Due concerti tra jazz-progressive e rock: il saluto dei Perigeo e il tributo dei Beat al repertorio dei King Crimson
Due band storiche di Rock progressive hanno fatto suonato nella serata di sabato dell’Arena Santa Giuliana.
I primi ad esibirsi sono stati i Perigeo, storica band di jazz-progressive che ebbe il suo clou negli anni ‘70, quando ci fu la svolta elettrica di Miles Davis e i Weather Report, loro ebbero il merito di far accostare a questo nuovo jazz elettrico una inedita fascia di pubblico, per lo più giovanile.
Il nome del loro tour “Perigeo-The last concert”, a detta di Giovanni Tommaso bassista del gruppo, sarà l’ultima volta.
All’Arena Santa Giuliana, un pubblico attento e selezionato è rimasto piacevolmente soggiogato da un sound di un’epoca tra un misto di nostalgia e piacere.
I 5 giovani ottantenni, accompagnati da Paternesi, secondo batterista e Imparato alle percussioni, non hanno nascosto la loro emozione, quasi più del pubblico che li ascoltava, senza andare troppo nei virtuosismi, dopo aver provato per 3 giorni nei sotterranei di un albergo cittadino.
Tra le curiosità, i Perigeo suonarono alla prima edizione di Umbria Jazz, in piazza IV Novembre.
Il secondo concerto della serata è dei Beat, band creata da due ex membri dei “King Crimson”, Adrian Belew e Tony Levin, oltre al virtuosismo della chitarra di Steve Vai e dalla batteria Danny Carey.
Un’impresa coraggiosa rimettere le mani su una “musica senza tempo.
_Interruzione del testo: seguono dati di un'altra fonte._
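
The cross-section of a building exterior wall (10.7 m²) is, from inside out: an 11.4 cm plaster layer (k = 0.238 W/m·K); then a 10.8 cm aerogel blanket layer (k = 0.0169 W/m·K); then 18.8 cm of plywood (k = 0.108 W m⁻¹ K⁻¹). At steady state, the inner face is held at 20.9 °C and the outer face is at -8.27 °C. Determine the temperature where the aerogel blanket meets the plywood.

T = -2.37 °C

Resistance network (inner→outer):
  R_plaster = L/(kA) = 0.114/(0.238·10.7) = 0.04477 K/W
  R_aerogel blanket = L/(kA) = 0.108/(0.0169·10.7) = 0.5972 K/W
  R_plywood = L/(kA) = 0.188/(0.108·10.7) = 0.1627 K/W
ΣR = 0.04477 + 0.5972 + 0.1627 = 0.8047 K/W
Q = ΔT/ΣR = (20.9 °C − -8.27 °C)/0.8047 = 36.25 W
From the inner boundary to the aerogel blanket/plywood interface, ΣR_partial = 0.6420 K/W.
T_interface = T_in − Q·ΣR_partial = 20.9 °C − (36.25)(0.6420) = -2.37 °C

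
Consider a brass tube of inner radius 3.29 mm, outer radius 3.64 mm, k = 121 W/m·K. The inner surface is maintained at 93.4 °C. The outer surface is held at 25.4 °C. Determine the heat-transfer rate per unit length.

Q' = 2πk·ΔT/ln(r₂/r₁) = 2π × 121 × 68 / ln(0.00364/0.00329) = 5.11×10^5 W/m

Q' = 511 kW/m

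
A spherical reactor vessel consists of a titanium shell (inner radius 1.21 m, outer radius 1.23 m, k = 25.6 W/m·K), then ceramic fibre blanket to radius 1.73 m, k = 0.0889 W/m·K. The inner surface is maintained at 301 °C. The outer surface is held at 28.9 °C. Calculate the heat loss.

Q = 1290 W

Resistance network (inner→outer):
  R_titanium = (1/1.21 − 1/1.23)/(4πk) = 0.01344/(4π·25.6) = 4.177×10^-5 K/W
  R_ceramic fibre blanket = (1/1.23 − 1/1.73)/(4πk) = 0.2350/(4π·0.0889) = 0.2103 K/W
ΣR = 4.177×10^-5 + 0.2103 = 0.2103 K/W
Q = ΔT/ΣR = (301 °C − 28.9 °C)/0.2103 = 1290 W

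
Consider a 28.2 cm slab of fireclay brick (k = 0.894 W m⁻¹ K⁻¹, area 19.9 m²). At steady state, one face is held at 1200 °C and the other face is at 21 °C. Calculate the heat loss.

Q = kA·ΔT/L = 0.894 × 19.9 × |1200 °C − 21 °C| / 0.282 = 74400 W

Q = 74400 W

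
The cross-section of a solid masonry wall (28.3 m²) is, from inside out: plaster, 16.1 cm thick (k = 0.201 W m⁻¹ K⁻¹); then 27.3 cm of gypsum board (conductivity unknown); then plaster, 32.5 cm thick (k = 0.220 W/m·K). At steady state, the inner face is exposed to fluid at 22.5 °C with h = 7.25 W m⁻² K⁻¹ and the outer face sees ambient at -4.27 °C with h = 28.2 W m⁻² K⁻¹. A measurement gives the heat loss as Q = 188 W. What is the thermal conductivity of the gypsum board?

ΣR = ΔT/Q = |22.5 − -4.27|/188 = 0.1424 K/W
Known resistances:
  R_conv,in = 1/(hA) = 1/(7.25·28.3) = 0.004874 K/W
  R_plaster = L/(kA) = 0.161/(0.201·28.3) = 0.02830 K/W
  R_plaster = L/(kA) = 0.325/(0.220·28.3) = 0.05220 K/W
  R_conv,out = 1/(hA) = 1/(28.2·28.3) = 0.001253 K/W
R_gypsum board = ΣR − ΣR_known = 0.1424 − 0.08663 = 0.05577 K/W
L/(kA) = 0.05577 ⇒ k = 0.273/(0.05577·28.3) = 0.173 W/m·K

k = 0.173 W/m·K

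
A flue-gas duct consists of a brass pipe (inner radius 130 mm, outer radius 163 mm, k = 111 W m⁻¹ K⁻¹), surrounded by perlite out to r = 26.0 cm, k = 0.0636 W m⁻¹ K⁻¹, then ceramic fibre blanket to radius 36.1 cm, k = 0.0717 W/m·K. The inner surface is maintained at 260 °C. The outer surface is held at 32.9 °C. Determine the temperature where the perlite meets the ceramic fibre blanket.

T = 120 °C

Resistance network (inner→outer):
  R'_brass = ln(0.163/0.130)/(2πk) = 0.2262/(2π·111) = 3.244×10^-4 m·K/W
  R'_perlite = ln(0.260/0.163)/(2πk) = 0.4669/(2π·0.0636) = 1.168 m·K/W
  R'_ceramic fibre blanket = ln(0.361/0.260)/(2πk) = 0.3282/(2π·0.0717) = 0.7285 m·K/W
ΣR = 3.244×10^-4 + 1.168 + 0.7285 = 1.897 m·K/W
Q' = ΔT/ΣR = (260 °C − 32.9 °C)/1.897 = 119.7 W/m
From the inner boundary to the perlite/ceramic fibre blanket interface, ΣR_partial = 1.168 m·K/W.
T_interface = T_in − Q'·ΣR_partial = 260 °C − (119.7)(1.168) = 120 °C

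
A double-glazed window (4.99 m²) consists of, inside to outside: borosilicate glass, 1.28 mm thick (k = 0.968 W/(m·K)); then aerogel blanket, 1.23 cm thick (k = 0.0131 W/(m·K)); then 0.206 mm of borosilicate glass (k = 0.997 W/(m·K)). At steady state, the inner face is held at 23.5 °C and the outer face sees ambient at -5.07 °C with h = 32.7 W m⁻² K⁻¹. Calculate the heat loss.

Q = 147 W

Resistance network (inner→outer):
  R_borosilicate glass = L/(kA) = 0.00128/(0.968·4.99) = 2.650×10^-4 K/W
  R_aerogel blanket = L/(kA) = 0.0123/(0.0131·4.99) = 0.1882 K/W
  R_borosilicate glass = L/(kA) = 2.06×10^-4/(0.997·4.99) = 4.141×10^-5 K/W
  R_conv,out = 1/(hA) = 1/(32.7·4.99) = 0.006128 K/W
ΣR = 2.650×10^-4 + 0.1882 + 4.141×10^-5 + 0.006128 = 0.1946 K/W
Q = ΔT/ΣR = (23.5 °C − -5.07 °C)/0.1946 = 147 W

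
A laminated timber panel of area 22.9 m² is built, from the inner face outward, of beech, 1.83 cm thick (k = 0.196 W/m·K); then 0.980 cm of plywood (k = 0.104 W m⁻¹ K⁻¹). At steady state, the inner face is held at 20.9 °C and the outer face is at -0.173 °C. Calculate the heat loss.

Treat each layer as a resistance in series:
  R_beech = L/(kA) = 0.0183/(0.196·22.9) = 0.004077 K/W
  R_plywood = L/(kA) = 0.00980/(0.104·22.9) = 0.004115 K/W
ΣR = 0.004077 + 0.004115 = 0.008192 K/W
Q = ΔT/ΣR = (20.9 °C − -0.173 °C)/0.008192 = 2570 W

Q = 2.57 kW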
Bellissima. Complessa. Feroce. Per i fan che l’hanno vissuta allora, e per quelli che non hanno mai avuto modo di farne esperienza, il nostro obiettivo è riportarla in vita. Un compito monumentale”. Così ne parla Belew.
Una musica forte e travolgente che h travolto l’Arena per un salto nella musica di ricerca degli anni ‘80.